Grüne Hohenlohe mit Jutta Niemann, MdL, zu Gast im Albert Schweitzer Kinderdorf

von links nach rechts Herr Schüz, Herr Bartole, Frau Kern, Herr Griese, Frau Niemann, Frau Reichardt, Frau Andres, Frau Hammel und Herr Braun
Waldenburg: Albert-Schweitzer-Kinderdorf | Der Vorstand des KV Grüne Hohenlohe besuchte mit Jutta Niemann, MdL, das Albert Schweitzer Kinderdorf Waldenburg, um sich bei Herrn Schüz, pädagogischer Vorstand und Herrn Bartole, Geschäftsführer, über die vielfältige Arbeit des Kinderdorfs zu informieren.
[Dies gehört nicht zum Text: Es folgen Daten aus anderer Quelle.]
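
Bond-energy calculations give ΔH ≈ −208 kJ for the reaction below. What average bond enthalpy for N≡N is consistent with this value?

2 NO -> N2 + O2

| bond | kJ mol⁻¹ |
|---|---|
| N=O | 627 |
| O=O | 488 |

Let D be the N≡N bond energy.
Σ(broken) = 2×627 = 1254
Σ(formed) = 1×D + 1×488 = 488 + D
ΔH = Σ(broken) − Σ(formed) = (1254) − (488 + D) = +766 − D
Setting this equal to −208 kJ gives D = 974 kJ/mol.

D(N≡N) ≈ 974 kJ/mol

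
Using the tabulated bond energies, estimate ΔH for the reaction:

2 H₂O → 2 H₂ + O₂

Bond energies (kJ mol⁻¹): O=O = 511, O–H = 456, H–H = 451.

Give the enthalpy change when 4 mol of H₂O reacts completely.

Bonds broken (reactants):
  O–H: 4 × 456 = 1824
  Σ(broken) = 1824 kJ
Bonds formed (products):
  H–H: 2 × 451 = 902
  O=O: 1 × 511 = 511
  Σ(formed) = 1413 kJ
ΔH = Σ(broken) − Σ(formed) = 1824 − 1413 = +411 kJ
For 2× the reaction as written: 2 × (+411) = +822 kJ

ΔH = +822 kJ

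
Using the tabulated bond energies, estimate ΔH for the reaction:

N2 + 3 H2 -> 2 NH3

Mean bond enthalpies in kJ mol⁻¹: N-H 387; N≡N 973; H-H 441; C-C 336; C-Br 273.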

Im Kinderdorf leben Kinder und Jugendliche mit Kinderdorfeltern und deren eigenen Kindern wie in einer normalen Familie mit ca 7 Kindern zusammen. Auf diese Weise erhalten die Kinder optimale Entwicklungschancen. Im Sinne von Albert Schweitzer steht das Miteinander und Füreinander im Mittelpunkt des Alltags jeder einzelnen Kinderdorffamilie. Die Kinderdorfeltern bleiben für viele Kinder Rückhalt und Anlaufstelle selbst dann noch, wenn sie längst selbständig sind und eigene Familien haben. Die Dorfgemeinschaft ist mit insgesamt acht Familien stark und lebendig. Aber neben diese Arbeit erfüllt das ASK viele weitere pädagogische Aufgabenfelder wie  Mädchenwohngruppe, begleitetes Jugendwohnen, Betreuung von UMAs. usw. Aufgaben des ASK sind auch Beratung und Hilfe in schwierigen Lebenssituationen: wie z.B. Infokoop (Informations- und Kooperationsstelle gegen häusliche und sexuelle Gewalt ) und das Kinder-und Frauenschutzhaus. Frau Hammel(Infokoop) und Frau Andres (Kinder-und Frauenschutzhaus) informierten eindrücklich über die Sorgen und Nöte der betroffenen Menschen und der Möglichkeiten der Hilfe. Infokoop leistet einen professionellen Beitrag zur Prävention von häuslicher und sexueller Gewalt bei Mädchen und Jungen. Seit über 20 Jahren bietet das Kinder- und Frauenschutzhaus Schutz und Sicherheit für Frauen mit und ohne Kinder. Frauen, die von häuslicher Gewalt betroffen oder bedroht sind, finden hier Hilfe und Beratung. Für eine begrenzte Zeit können sie bleiben und im Haus wohnen.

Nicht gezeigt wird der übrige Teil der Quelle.